Get startedPrepare Ingredients:
Wash the fresh produce. Slice the mushrooms, about 3 mm thin. Peel and thinly slice ¾ of the onion (you will have left over) into about 0.5 cm slices. Peel and thinly slice the garlic. Pick the rosemary leaves; discard stems and roughly chop the leaves.
Cook Onion, Garlic & Rosemary:
Heat oil in a large pot (or high sided pan) on medium heat. Add the sliced onion, garlic and about 1 Tbs of chopped rosemary. Sauté until golden brown, about 2 minutes.

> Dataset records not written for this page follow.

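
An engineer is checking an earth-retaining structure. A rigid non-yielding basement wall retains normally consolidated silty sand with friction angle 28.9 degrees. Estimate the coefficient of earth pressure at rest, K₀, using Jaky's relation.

K₀ = 1 − sin φ' = 1 − sin 28.9° = 0.5167.

0.517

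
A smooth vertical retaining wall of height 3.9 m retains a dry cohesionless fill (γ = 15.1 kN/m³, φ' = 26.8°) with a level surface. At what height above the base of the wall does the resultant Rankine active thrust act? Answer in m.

1.30 m

K_a = 0.3785.
The pressure distribution is triangular, so the resultant acts at H/3 above the base = 3.9/3 = 1.300 m.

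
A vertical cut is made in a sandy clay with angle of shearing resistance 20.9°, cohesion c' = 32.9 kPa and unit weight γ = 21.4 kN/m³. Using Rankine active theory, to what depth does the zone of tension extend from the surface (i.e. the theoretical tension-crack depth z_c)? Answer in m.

K_a = tan²(45° − 20.9°/2) = 0.4741; √K_a = 0.6886.
The active pressure is zero where K_a γ z = 2c√K_a, so z_c = 2c/(γ√K_a) = 2×32.9/(21.4×0.6886) = 4.465 m.

4.47 m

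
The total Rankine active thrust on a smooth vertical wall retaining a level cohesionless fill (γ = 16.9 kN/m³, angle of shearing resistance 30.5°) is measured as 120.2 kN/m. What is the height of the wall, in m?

K_a = 0.3267. P_a = ½ K_a γ H² ⇒ H = √(2P_a/(K_a γ)).
H = √(2×120.2/(0.3267×16.9)) = 6.599 m.

6.60 m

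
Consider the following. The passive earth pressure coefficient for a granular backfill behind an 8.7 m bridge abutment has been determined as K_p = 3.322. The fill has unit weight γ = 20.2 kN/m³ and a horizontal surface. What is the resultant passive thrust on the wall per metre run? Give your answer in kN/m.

P = ½ K_p γ H² = 0.5 × 3.322 × 20.2 × 8.7² = 2540 kN/m.

2540 kN/m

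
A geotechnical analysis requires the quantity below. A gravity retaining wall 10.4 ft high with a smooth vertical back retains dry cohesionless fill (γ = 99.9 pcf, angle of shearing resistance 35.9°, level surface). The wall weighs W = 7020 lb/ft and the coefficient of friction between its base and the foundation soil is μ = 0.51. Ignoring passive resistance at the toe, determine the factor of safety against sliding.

2.54

K_a = tan²(45° − 35.9°/2) = 0.2607.
P_a = ½K_aγH² = 0.5×0.2607×99.9×10.4² = 1409 lb/ft, acting at H/3 = 3.467 ft above the base.
FS_sliding = μW / P_a = 0.51×7020 / 1409 = 2.542.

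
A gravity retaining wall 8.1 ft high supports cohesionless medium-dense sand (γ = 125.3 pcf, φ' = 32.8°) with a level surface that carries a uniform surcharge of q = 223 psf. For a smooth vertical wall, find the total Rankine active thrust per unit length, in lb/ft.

K_a = tan²(45° − φ/2) = 0.2973.
Soil triangle: ½ K_a γ H² = 0.5×0.2973×125.3×8.1² = 1222 lb/ft.
Surcharge rectangle: K_a q H = 0.2973×223×8.1 = 536.9 lb/ft.
Total = 1222 + 536.9 = 1759 lb/ft.

1760 lb/ft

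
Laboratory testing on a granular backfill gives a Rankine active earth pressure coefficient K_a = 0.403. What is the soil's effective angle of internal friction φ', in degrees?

K_a = tan²(45° − φ/2) ⇒ 45° − φ/2 = arctan(√0.403) = 32.41°.
φ = 2(45° − 32.41°) = 25.18°.

25.2°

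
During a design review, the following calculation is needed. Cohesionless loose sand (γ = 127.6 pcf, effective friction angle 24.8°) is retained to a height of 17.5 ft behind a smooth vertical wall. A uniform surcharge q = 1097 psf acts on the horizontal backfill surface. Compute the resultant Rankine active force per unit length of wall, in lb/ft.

15800 lb/ft

K_a = tan²(45° − φ/2) = 0.4090.
Soil triangle: ½ K_a γ H² = 0.5×0.4090×127.6×17.5² = 7991 lb/ft.
Surcharge rectangle: K_a q H = 0.4090×1097×17.5 = 7852 lb/ft.
Total = 7991 + 7852 = 15840 lb/ft.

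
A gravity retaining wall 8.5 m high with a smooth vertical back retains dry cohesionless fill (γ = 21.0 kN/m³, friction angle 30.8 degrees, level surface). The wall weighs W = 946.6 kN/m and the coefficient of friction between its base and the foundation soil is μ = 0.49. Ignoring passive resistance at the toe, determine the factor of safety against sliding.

1.89

K_a = tan²(45° − 30.8°/2) = 0.3227.
P_a = ½K_aγH² = 0.5×0.3227×21.0×8.5² = 244.8 kN/m, acting at H/3 = 2.833 m above the base.
FS_sliding = μW / P_a = 0.49×946.6 / 244.8 = 1.895.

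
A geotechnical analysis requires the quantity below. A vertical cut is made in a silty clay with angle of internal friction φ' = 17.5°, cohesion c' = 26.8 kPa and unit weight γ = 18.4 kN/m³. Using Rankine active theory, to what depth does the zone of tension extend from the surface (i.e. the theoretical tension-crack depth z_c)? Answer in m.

3.97 m

K_a = tan²(45° − 17.5°/2) = 0.5376; √K_a = 0.7332.
The active pressure is zero where K_a γ z = 2c√K_a, so z_c = 2c/(γ√K_a) = 2×26.8/(18.4×0.7332) = 3.973 m.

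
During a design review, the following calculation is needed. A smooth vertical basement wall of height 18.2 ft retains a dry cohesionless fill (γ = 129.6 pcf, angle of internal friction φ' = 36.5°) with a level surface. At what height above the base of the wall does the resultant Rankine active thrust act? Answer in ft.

K_a = 0.2541.
The pressure distribution is triangular, so the resultant acts at H/3 above the base = 18.2/3 = 6.067 ft.

6.07 ft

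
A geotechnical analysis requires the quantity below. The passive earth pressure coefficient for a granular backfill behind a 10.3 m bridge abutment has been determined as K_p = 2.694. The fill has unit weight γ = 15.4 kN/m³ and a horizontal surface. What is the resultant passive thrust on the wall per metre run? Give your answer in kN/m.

2200 kN/m

P = ½ K_p γ H² = 0.5 × 2.694 × 15.4 × 10.3² = 2201 kN/m.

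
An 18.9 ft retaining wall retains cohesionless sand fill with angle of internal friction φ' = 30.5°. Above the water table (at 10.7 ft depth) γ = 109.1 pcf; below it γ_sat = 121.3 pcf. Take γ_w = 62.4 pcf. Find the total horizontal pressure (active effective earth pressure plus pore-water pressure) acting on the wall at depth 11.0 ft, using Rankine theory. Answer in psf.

406 psf

K_a = (1 − sin φ)/(1 + sin φ) = 0.3267.
γ' = 121.3 − 62.4 = 58.90 pcf.
Effective vertical stress at 11.0 ft: σ'_v = 109.1×10.7 + 58.90×0.300 = 1185 psf.
σ'_h = K_a σ'_v = 0.3267 × 1185 = 387.1 psf; u = γ_w × 0.300 = 18.72 psf.
Total σ_h = 387.1 + 18.72 = 405.8 psf.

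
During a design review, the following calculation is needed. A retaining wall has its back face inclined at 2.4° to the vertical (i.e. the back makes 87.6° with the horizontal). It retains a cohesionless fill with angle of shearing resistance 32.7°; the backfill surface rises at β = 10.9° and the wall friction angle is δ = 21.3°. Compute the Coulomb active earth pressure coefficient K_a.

0.328

K_a = sin²(α+φ) / [sin²α · sin(α−δ) · (1 + √{sin(φ+δ)sin(φ−β) / (sin(α−δ)sin(α+β))})²].
With α = 87.6°, φ = 32.7°, δ = 21.3°, β = 10.9°: K_a = 0.3284.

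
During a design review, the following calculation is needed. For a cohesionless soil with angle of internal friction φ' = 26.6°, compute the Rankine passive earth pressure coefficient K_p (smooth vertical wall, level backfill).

2.62

K_p = (1 + sin φ)/(1 − sin φ) = tan²(45° + 26.6°/2) = 2.622.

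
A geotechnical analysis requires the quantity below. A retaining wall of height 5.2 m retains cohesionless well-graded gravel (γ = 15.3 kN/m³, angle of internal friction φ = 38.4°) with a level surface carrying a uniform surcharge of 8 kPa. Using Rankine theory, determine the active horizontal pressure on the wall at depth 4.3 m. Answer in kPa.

17.2 kPa

K_a = (1 − sin φ)/(1 + sin φ) = 0.2337.
σ_v = γz + q = 15.3 × 4.3 + 8 = 73.79 kPa.
σ_h = K_a σ_v = 0.2337 × 73.79 = 17.24 kPa.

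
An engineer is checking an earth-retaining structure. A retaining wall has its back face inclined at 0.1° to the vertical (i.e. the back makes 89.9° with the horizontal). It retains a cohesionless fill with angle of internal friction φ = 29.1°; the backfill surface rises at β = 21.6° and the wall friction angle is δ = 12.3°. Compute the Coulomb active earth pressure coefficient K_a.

K_a = sin²(α+φ) / [sin²α · sin(α−δ) · (1 + √{sin(φ+δ)sin(φ−β) / (sin(α−δ)sin(α+β))})²].
With α = 89.9°, φ = 29.1°, δ = 12.3°, β = 21.6°: K_a = 0.4577.

0.458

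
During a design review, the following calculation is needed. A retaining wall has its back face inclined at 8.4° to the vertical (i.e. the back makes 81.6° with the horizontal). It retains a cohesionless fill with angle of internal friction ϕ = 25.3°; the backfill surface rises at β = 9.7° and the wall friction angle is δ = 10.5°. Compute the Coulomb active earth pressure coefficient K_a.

K_a = sin²(α+φ) / [sin²α · sin(α−δ) · (1 + √{sin(φ+δ)sin(φ−β) / (sin(α−δ)sin(α+β))})²].
With α = 81.6°, φ = 25.3°, δ = 10.5°, β = 9.7°: K_a = 0.4989.

0.499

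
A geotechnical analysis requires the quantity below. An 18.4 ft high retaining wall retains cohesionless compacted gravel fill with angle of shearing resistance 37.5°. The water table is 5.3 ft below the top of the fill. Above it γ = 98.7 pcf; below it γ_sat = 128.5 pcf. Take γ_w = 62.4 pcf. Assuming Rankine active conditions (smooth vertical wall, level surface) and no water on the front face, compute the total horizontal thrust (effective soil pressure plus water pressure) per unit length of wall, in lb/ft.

8740 lb/ft

K_a = tan²(45° − φ/2) = 0.2432.
γ' = 128.5 − 62.4 = 66.10 pcf. Depth below WT = 13.1 ft.
σ'_h at WT = K_a γ d_w = 127.2 psf; at base = 127.2 + K_a γ' × 13.1 = 337.8 psf.
P₁ (0–5.3 ft) = ½×127.2×5.3 = 337.1. P₂ (5.3–18.4 ft) = ½(127.2+337.8)×13.1 = 3046.
P_w = ½ γ_w h₂² = 0.5×62.4×13.1² = 5354. Total = 337.1+3046+5354 = 8737 lb/ft.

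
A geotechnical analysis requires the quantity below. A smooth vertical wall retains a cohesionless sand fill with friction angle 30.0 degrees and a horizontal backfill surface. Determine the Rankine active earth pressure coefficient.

0.333

K_a = tan²(45° − φ/2) = tan²(30.00°) = 0.3333.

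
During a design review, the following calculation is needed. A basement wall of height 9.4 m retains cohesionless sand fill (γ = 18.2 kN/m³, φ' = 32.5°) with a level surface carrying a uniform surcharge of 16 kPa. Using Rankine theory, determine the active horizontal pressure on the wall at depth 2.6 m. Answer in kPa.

K_a = (1 − sin φ)/(1 + sin φ) = 0.3010.
σ_v = γz + q = 18.2 × 2.6 + 16 = 63.32 kPa.
σ_h = K_a σ_v = 0.3010 × 63.32 = 19.06 kPa.

19.1 kPa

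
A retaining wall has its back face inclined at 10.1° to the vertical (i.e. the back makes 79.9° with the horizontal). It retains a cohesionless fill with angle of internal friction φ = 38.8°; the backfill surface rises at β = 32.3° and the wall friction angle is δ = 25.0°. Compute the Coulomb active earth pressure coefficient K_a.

K_a = sin²(α+φ) / [sin²α · sin(α−δ) · (1 + √{sin(φ+δ)sin(φ−β) / (sin(α−δ)sin(α+β))})²].
With α = 79.9°, φ = 38.8°, δ = 25.0°, β = 32.3°: K_a = 0.5198.

0.520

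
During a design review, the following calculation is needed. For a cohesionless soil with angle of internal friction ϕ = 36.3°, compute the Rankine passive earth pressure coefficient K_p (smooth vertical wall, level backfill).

K_p = (1 + sin φ)/(1 − sin φ) = tan²(45° + 36.3°/2) = 3.902.

3.90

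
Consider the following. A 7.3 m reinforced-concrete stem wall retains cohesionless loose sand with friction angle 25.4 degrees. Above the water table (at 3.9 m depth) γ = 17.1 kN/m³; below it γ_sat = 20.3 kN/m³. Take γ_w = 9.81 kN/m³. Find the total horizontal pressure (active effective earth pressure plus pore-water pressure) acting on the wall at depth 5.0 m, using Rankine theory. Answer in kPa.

K_a = (1 − sin φ)/(1 + sin φ) = 0.3996.
γ' = 20.3 − 9.81 = 10.49 kN/m³.
Effective vertical stress at 5.0 m: σ'_v = 17.1×3.9 + 10.49×1.10 = 78.23 kPa.
σ'_h = K_a σ'_v = 0.3996 × 78.23 = 31.26 kPa; u = γ_w × 1.10 = 10.79 kPa.
Total σ_h = 31.26 + 10.79 = 42.05 kPa.

42.1 kPa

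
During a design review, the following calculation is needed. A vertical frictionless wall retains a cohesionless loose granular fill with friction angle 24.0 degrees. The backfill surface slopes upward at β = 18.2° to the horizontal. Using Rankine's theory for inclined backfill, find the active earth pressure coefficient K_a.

0.541

K_a = cos β · (cos β − √(cos²β − cos²φ)) / (cos β + √(cos²β − cos²φ)).
cos β = 0.9500, cos φ = 0.9135, √(cos²β − cos²φ) = 0.2605.
K_a = 0.9500 × (0.9500 − 0.2605)/(0.9500 + 0.2605) = 0.5410.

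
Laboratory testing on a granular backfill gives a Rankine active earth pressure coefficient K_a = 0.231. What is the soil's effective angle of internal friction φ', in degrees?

38.7°

K_a = tan²(45° − φ/2) ⇒ 45° − φ/2 = arctan(√0.231) = 25.67°.
φ = 2(45° − 25.67°) = 38.66°.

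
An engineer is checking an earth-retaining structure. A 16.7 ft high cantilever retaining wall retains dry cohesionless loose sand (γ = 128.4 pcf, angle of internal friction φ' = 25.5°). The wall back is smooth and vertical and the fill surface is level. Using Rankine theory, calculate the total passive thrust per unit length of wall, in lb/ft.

K_p = tan²(45° + φ/2) = 2.512.
P_p = ½ K_p γ H² = 0.5 × 2.512 × 128.4 × 16.7² = 44980 lb/ft.

45000 lb/ft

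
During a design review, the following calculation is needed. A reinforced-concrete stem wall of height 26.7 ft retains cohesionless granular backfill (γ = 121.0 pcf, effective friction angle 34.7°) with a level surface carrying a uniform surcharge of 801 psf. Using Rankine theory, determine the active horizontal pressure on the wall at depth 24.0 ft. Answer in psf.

K_a = (1 − sin φ)/(1 + sin φ) = 0.2745.
σ_v = γz + q = 121.0 × 24.0 + 801 = 3705 psf.
σ_h = K_a σ_v = 0.2745 × 3705 = 1017 psf.

1020 psf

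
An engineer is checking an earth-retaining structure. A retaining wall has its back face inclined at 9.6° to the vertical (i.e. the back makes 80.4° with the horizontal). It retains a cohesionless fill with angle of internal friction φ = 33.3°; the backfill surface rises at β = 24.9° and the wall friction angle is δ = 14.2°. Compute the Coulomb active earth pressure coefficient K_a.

K_a = sin²(α+φ) / [sin²α · sin(α−δ) · (1 + √{sin(φ+δ)sin(φ−β) / (sin(α−δ)sin(α+β))})²].
With α = 80.4°, φ = 33.3°, δ = 14.2°, β = 24.9°: K_a = 0.5177.

0.518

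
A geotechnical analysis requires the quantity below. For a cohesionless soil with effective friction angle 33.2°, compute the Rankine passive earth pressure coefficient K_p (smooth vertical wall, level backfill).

3.42

K_p = (1 + sin φ)/(1 − sin φ) = tan²(45° + 33.2°/2) = 3.421.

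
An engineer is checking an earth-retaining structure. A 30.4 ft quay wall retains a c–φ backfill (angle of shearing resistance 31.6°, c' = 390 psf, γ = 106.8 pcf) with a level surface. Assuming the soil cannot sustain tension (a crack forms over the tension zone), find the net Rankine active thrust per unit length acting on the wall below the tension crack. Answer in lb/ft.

K_a = 0.3123; √K_a = 0.5589.
Tension-crack depth z_c = 2c/(γ√K_a) = 2×390/(106.8×0.5589) = 13.07 ft.
σ_a at base = K_a γ H − 2c√K_a = 0.3123×106.8×30.4 − 2×390×0.5589 = 578.2 psf.
P_a = ½ × 578.2 × (H − z_c) = 0.5×578.2×17.33 = 5011 lb/ft.

5010 lb/ft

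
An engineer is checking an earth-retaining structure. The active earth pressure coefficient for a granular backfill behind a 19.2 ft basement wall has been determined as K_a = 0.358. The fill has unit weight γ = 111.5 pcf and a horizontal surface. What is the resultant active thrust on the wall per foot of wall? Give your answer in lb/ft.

P = ½ K_a γ H² = 0.5 × 0.358 × 111.5 × 19.2² = 7358 lb/ft.

7360 lb/ft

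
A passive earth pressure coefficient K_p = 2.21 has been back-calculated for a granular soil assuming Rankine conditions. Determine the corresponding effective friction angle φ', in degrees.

K_p = (1+sin φ)/(1−sin φ) ⇒ sin φ = (K_p − 1)/(K_p + 1) = 0.3769.
φ = arcsin(0.3769) = 22.14°.

22.1°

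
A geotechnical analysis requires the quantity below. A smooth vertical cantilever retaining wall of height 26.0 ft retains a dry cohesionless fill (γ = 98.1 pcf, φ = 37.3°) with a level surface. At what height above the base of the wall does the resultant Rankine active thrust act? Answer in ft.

8.67 ft

K_a = 0.2453.
The pressure distribution is triangular, so the resultant acts at H/3 above the base = 26.0/3 = 8.667 ft.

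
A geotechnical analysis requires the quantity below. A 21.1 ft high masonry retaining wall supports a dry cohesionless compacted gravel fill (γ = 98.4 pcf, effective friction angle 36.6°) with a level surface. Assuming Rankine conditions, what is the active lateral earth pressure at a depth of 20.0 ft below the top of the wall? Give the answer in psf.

K_a = (1 − sin φ)/(1 + sin φ) = 0.2530.
σ_h = K_a γ z = 0.2530 × 98.4 × 20.0 = 497.8 psf.

498 psf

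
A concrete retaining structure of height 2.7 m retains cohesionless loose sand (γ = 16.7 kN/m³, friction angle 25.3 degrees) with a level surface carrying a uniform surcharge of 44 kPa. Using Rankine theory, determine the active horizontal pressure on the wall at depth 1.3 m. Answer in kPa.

26.4 kPa

K_a = (1 − sin φ)/(1 + sin φ) = 0.4012.
σ_v = γz + q = 16.7 × 1.3 + 44 = 65.71 kPa.
σ_h = K_a σ_v = 0.4012 × 65.71 = 26.36 kPa.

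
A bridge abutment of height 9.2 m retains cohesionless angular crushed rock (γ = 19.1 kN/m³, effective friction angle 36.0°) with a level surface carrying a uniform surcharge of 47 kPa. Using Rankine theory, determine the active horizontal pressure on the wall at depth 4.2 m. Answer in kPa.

33.0 kPa

K_a = (1 − sin φ)/(1 + sin φ) = 0.2596.
σ_v = γz + q = 19.1 × 4.2 + 47 = 127.2 kPa.
σ_h = K_a σ_v = 0.2596 × 127.2 = 33.03 kPa.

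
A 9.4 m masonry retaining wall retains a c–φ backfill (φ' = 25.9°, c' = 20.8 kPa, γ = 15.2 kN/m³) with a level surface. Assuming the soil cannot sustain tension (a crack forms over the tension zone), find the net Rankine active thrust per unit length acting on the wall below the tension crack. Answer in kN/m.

75.3 kN/m

K_a = 0.3920; √K_a = 0.6261.
Tension-crack depth z_c = 2c/(γ√K_a) = 2×20.8/(15.2×0.6261) = 4.371 m.
σ_a at base = K_a γ H − 2c√K_a = 0.3920×15.2×9.4 − 2×20.8×0.6261 = 29.96 kPa.
P_a = ½ × 29.96 × (H − z_c) = 0.5×29.96×5.029 = 75.33 kN/m.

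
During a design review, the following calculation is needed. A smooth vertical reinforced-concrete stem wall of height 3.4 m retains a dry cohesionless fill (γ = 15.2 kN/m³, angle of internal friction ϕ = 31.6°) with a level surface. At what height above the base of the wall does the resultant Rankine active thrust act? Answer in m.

K_a = 0.3123.
The pressure distribution is triangular, so the resultant acts at H/3 above the base = 3.4/3 = 1.133 m.

1.13 m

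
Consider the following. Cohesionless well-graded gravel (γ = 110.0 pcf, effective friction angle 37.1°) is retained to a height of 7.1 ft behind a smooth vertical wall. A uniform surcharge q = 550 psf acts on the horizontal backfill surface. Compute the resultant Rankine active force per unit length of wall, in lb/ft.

K_a = tan²(45° − φ/2) = 0.2475.
Soil triangle: ½ K_a γ H² = 0.5×0.2475×110.0×7.1² = 686.2 lb/ft.
Surcharge rectangle: K_a q H = 0.2475×550×7.1 = 966.5 lb/ft.
Total = 686.2 + 966.5 = 1653 lb/ft.

1650 lb/ft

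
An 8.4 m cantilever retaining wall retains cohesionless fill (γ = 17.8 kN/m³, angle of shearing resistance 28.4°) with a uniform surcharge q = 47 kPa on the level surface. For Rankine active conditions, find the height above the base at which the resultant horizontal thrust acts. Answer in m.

K_a = 0.3554.
Triangular part P₁ = ½K_aγH² = 223.2 at H/3 = 2.800 m; rectangular part P₂ = K_a q H = 140.3 at H/2 = 4.200 m.
ȳ = (P₁·2.800 + P₂·4.200)/(P₁+P₂) = 3.340 m.

3.34 m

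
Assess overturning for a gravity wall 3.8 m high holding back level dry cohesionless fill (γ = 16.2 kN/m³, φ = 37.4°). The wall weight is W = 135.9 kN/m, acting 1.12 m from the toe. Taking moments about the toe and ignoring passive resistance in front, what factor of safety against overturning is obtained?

K_a = tan²(45° − 37.4°/2) = 0.2443.
P_a = ½K_aγH² = 0.5×0.2443×16.2×3.8² = 28.57 kN/m, acting at H/3 = 1.267 m above the base.
Overturning moment M_o = P_a × H/3 = 28.57 × 1.267 = 36.19.
Resisting moment M_r = W × 1.12 = 135.9 × 1.12 = 152.2.
FS_overturning = M_r/M_o = 152.2/36.19 = 4.206.

4.21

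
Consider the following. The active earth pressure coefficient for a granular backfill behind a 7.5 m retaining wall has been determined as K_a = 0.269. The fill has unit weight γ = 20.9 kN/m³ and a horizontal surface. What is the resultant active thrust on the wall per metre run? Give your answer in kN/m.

P = ½ K_a γ H² = 0.5 × 0.269 × 20.9 × 7.5² = 158.1 kN/m.

158 kN/m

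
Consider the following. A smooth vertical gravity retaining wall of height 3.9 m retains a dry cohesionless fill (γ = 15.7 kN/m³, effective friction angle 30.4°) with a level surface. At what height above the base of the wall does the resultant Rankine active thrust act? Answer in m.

K_a = 0.3280.
The pressure distribution is triangular, so the resultant acts at H/3 above the base = 3.9/3 = 1.300 m.

1.30 m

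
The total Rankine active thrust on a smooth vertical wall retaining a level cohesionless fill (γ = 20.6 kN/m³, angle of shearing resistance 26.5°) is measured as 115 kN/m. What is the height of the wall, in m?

5.40 m

K_a = 0.3829. P_a = ½ K_a γ H² ⇒ H = √(2P_a/(K_a γ)).
H = √(2×115/(0.3829×20.6)) = 5.400 m.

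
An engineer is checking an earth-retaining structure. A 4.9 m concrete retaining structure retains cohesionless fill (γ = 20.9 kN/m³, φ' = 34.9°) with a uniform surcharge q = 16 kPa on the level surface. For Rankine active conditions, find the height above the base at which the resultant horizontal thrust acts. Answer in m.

1.83 m

K_a = 0.2721.
Triangular part P₁ = ½K_aγH² = 68.28 at H/3 = 1.633 m; rectangular part P₂ = K_a q H = 21.34 at H/2 = 2.450 m.
ȳ = (P₁·1.633 + P₂·2.450)/(P₁+P₂) = 1.828 m.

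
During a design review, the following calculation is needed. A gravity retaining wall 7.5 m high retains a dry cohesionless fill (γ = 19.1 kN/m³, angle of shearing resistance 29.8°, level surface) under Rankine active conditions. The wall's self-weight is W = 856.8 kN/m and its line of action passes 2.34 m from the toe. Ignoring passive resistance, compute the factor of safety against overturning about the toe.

K_a = tan²(45° − 29.8°/2) = 0.3360.
P_a = ½K_aγH² = 0.5×0.3360×19.1×7.5² = 180.5 kN/m, acting at H/3 = 2.500 m above the base.
Overturning moment M_o = P_a × H/3 = 180.5 × 2.500 = 451.3.
Resisting moment M_r = W × 2.34 = 856.8 × 2.34 = 2005.
FS_overturning = M_r/M_o = 2005/451.3 = 4.443.

4.44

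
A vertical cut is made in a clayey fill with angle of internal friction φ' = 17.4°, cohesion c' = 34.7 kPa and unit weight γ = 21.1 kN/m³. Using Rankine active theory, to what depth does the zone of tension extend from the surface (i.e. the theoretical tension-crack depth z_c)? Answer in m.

4.48 m

K_a = tan²(45° − 17.4°/2) = 0.5396; √K_a = 0.7346.
The active pressure is zero where K_a γ z = 2c√K_a, so z_c = 2c/(γ√K_a) = 2×34.7/(21.1×0.7346) = 4.478 m.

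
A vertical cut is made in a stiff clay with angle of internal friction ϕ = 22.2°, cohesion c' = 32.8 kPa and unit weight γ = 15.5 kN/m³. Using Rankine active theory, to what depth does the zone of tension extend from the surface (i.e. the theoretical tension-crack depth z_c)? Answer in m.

K_a = tan²(45° − 22.2°/2) = 0.4515; √K_a = 0.6720.
The active pressure is zero where K_a γ z = 2c√K_a, so z_c = 2c/(γ√K_a) = 2×32.8/(15.5×0.6720) = 6.298 m.

6.30 m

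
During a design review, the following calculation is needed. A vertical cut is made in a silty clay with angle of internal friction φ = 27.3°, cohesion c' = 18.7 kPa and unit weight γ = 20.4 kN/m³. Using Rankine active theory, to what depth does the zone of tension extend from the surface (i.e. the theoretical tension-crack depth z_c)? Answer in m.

K_a = tan²(45° − 27.3°/2) = 0.3711; √K_a = 0.6092.
The active pressure is zero where K_a γ z = 2c√K_a, so z_c = 2c/(γ√K_a) = 2×18.7/(20.4×0.6092) = 3.009 m.

3.01 m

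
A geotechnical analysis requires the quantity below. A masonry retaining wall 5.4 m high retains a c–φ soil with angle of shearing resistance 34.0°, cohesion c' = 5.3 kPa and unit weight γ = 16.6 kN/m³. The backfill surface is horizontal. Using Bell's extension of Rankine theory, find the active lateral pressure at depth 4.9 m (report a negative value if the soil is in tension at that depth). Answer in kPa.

K_a = (1 − sin φ)/(1 + sin φ) = 0.2827.
σ_a = K_a γ z − 2c√K_a = 0.2827×16.6×4.9 − 2×5.3×0.5317 = 17.36 kPa.

17.4 kPa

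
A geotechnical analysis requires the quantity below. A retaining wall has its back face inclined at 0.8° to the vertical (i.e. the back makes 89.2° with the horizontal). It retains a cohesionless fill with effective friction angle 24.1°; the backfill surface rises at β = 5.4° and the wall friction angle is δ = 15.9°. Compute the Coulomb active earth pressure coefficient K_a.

K_a = sin²(α+φ) / [sin²α · sin(α−δ) · (1 + √{sin(φ+δ)sin(φ−β) / (sin(α−δ)sin(α+β))})²].
With α = 89.2°, φ = 24.1°, δ = 15.9°, β = 5.4°: K_a = 0.4106.

0.411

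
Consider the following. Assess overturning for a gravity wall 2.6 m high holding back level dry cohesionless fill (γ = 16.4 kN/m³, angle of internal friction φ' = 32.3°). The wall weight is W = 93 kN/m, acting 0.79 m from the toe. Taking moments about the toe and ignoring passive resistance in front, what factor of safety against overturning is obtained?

5.04

K_a = tan²(45° − 32.3°/2) = 0.3035.
P_a = ½K_aγH² = 0.5×0.3035×16.4×2.6² = 16.82 kN/m, acting at H/3 = 0.8667 m above the base.
Overturning moment M_o = P_a × H/3 = 16.82 × 0.8667 = 14.58.
Resisting moment M_r = W × 0.79 = 93 × 0.79 = 73.47.
FS_overturning = M_r/M_o = 73.47/14.58 = 5.039.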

Add Mushrooms & Soy Sauce:
Add the mushrooms and soy sauce. Stir and cook until soft, about 4 to 5 minutes.
Add Ingredients:
Add 1 cup water, the stock concentrate, milk, mustard and ½ of the parmesan to the mushrooms. Mix well to combine. Cover the pan with a lid, increase the heat and bring to a boil. Remove lid and add pasta, stirring and gently seperating.
Simmer Pasta:
Lower the heat and let simmer for 3-4 minutes (depending on how al dente/soft you want the pasta to be). (Tip: You also want to reduce the liquid so that it thickens to a sauce. If the pasta is cooked before the liquid is reduced, set aside and cover the pasta to keep warm, then increase the heat to reduce the remaining liquid. Once reduced to a thicker sauce, move to step 6.)
You Plate It:
Just before pasta is cooked, to the pot, add chili flakes, (to taste) and a few handfuls of spinach. Continue cooking until spinach is wilted. Divide pasta and creamy sauce between bowls and serve with remaining parmesan. Enjoy!